2016年12月9日午後4時10分、大韓民国の朴槿恵(パク・クネ)大統領の弾劾訴追案が国会を通過した。国会は憲法によって反憲法勢力を断罪するという主権者の峻厳な命令に逆らえなかった。この日、国会本会議で無記名秘密投票で行われた大統領弾劾訴追案の表決には、在籍議員300人のうち299人が参加した。結果は賛成234票、反対56票、棄権2票、無効7票で、弾劾案可決要件の在籍議員3分の2(200人)の賛成を超えた。
国会は表決の後、弾劾議決書の正本を憲法裁判所(憲法裁)に提出し、憲法裁はろうそく集会の民心と国会の圧倒的な可決というプレッシャーのなか、最長180日間の弾劾審判(主審・カン・イルウォン裁判官)に入った。 午後7時3分、大統領府に弾劾議決書が手渡された瞬間、朴大統領の権限は停止され、黄教安(ファン・ギョアン)首相が大統領権限代行を務めることになった。
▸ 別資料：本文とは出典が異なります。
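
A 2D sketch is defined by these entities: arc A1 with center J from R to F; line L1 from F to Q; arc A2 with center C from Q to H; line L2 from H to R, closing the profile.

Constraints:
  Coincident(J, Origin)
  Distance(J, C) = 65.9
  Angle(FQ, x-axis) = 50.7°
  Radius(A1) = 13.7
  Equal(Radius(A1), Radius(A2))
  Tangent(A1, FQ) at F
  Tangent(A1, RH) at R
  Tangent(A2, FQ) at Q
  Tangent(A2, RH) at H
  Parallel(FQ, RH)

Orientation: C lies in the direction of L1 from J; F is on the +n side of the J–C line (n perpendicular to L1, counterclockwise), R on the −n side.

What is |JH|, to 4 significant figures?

67.31

The slot axis is L1's direction at 50.7°, so u = (cos 50.7°, sin 50.7°) = (0.6334, 0.7738) and n = (−sin 50.7°, cos 50.7°) = (-0.7738, 0.6334). J is at the origin and C lies 65.9 along u from J, so C = 65.9·u = (41.74, 51.00). Tangency of A1 to both parallel lines with radius 13.7 puts F and R at J ± 13.7·n: F = (-10.60, 8.677), R = (10.60, -8.677). Equal radii place Q and H the same way about C: Q = C + 13.7·n = (31.14, 59.67), H = C − 13.7·n = (52.34, 42.32). Then |JH| = |H − J| = 67.31.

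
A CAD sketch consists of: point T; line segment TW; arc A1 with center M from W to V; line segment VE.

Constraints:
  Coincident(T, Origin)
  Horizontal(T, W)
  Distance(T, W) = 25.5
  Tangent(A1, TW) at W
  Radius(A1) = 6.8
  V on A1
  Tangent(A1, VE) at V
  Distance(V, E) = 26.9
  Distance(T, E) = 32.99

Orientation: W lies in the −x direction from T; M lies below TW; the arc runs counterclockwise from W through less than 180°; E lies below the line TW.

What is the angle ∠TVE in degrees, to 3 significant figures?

66.7°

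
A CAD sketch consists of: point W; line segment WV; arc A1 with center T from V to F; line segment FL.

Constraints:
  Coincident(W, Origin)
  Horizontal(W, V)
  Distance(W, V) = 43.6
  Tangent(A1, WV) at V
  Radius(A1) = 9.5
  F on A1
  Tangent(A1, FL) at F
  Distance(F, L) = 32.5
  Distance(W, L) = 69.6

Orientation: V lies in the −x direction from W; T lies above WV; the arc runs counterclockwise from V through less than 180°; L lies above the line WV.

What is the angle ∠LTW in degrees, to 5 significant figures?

124.38°

Checks: |TF| = 9.500 ✓; ∠(TF, FL) = 90.00° ✓; |FL| = 32.50 ✓; |WL| = 69.60 ✓.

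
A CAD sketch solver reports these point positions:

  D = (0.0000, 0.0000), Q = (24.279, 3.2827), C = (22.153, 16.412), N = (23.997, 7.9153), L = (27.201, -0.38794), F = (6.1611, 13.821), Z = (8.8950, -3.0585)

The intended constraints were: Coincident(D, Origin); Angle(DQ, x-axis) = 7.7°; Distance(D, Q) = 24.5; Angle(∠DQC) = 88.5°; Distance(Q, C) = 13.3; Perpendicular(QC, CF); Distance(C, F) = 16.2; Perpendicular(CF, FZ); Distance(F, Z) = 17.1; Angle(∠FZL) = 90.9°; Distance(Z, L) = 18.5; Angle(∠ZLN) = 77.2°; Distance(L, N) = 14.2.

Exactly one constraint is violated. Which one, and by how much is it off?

Distance(L, N) = 14.2 — off by 5.30.

D = (0.00, 0.00) ✓; DQ at 7.700° ✓; |DQ| = 24.50 ✓; ∠DQC = 88.50° ✓; |QC| = 13.30 ✓; ∠(QC, CF) = 90.01° ✓; |CF| = 16.20 ✓; ∠(CF, FZ) = 90.00° ✓; |FZ| = 17.10 ✓; ∠FZL = 90.90° ✓; |ZL| = 18.50 ✓; ∠ZLN = 77.20° ✓; |LN| = 8.900 ✗.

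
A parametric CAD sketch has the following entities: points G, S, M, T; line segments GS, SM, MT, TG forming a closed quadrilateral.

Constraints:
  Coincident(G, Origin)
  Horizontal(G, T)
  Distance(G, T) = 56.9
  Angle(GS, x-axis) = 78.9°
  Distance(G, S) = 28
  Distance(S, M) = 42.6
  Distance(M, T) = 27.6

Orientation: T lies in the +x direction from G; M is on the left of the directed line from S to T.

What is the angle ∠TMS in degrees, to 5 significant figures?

110.71°

Checks: |SM| = 42.60 ✓; |MT| = 27.60 ✓.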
これに先立ち、朴大統領は弾劾案可決直後に閣僚懇談会を開き、「国民の皆様に誠に申し訳ない」、「憲法裁の弾劾審判と特検捜査に落ち着いて淡々とした気持ちで対応する」と明らかにした。
セヌリ党のチョン・ジンソク院内代表は「韓国の憲政史において不幸なことだが、与野党が再び協治の舞台に出て知恵を集めなければならない時」と明らかにした。共に民主党のウ・サンホ院内代表は「民生の安定対策を早期に発表するなど、国会が主導的に国家混乱の解消策を講じる」と明らかにし、国民の党のパク・チウォン院内代表は「李承晩(イ・スンマン)、朴正煕(パク・チョンヒ)パラダイムをもう終わらせ、新たなリーダーシップの大韓民国として進まなければならない」と話した。
市民社会は今回の弾劾案可決を、遠い旅程の中の峠をひとつ越えたに過ぎないと意志を固めた。退行的な密室統治の「胴元」と、それに寄生していた古い既得権勢力は、依然として強力な抵抗を予告しているためだ。憲法裁の弾劾審判で、今後予定されている国政正常化の議論で、あるいは大統領選挙を控えた各政治勢力の離合集散の過程で、民心はいつでも裏切られかねないという懸念の表明でもある。国会本会議場で採決を見守ったセウォル号遺族のユ・ギョングン氏は「これからが始まりだ、本当の始まりだ」と涙声で話した。「ろうそく革命」の完成のためには息の長い市民参加と隙のない監視が必要だという訴えである。